Peregrine: a middle-end for code generation from proof assistants

The code generation capabilities of proof assistants like Rocq [22], Agda [1], and Lean [6] allow programs whose properties have been verified in the proof assistant to be extracted to industrial programming languages. This process must be trusted to produce extracted programs with the specified behaviour, unless it is entirely formally verified, such as in HOL4, which uses proof generation for generated code and the verified CakeML compiler [17, 21]. However, implementing and verifying an extraction pipeline remains an arduous task which is not feasible to repeat for every choice of proof assistant and target language one may desire to use.

The Peregrine Project aims to simplify this process by providing a unified middle-end for code generation, suitable for use with multiple proof assistants and target languages.
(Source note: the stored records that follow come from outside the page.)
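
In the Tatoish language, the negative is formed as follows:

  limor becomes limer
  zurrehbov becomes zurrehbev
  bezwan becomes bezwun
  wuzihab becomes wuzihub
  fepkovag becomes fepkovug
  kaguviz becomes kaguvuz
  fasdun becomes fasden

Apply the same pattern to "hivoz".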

Our approach is built around λ□, an intermediate stage in Rocq’s extraction to OCaml [15], and its existing formalization as part of the MetaRocq project [19]. As novel contributions, we add Agda and Lean frontends, which produce λ□ code from their respective source language, and a backend translating λ□ into CakeML. Furthermore, we use MetaRocq’s verified erasure [20] as a Rocq frontend and integrate several existing Rocq extraction pipelines as Peregrine backends for OCaml, C, WebAssembly, Rust and Elm.

We have successfully used Peregrine to extract useful computational artifacts from an Agda specification of a blockchain consensus protocol. We believe that comparing the performance of programs extracted via Peregrine with various proof assistants and target languages can yield useful insights in the near term. In the long run, we hope to verify all Peregrine frontends and backends and obtain end-to-end correctness theorems for extracted code.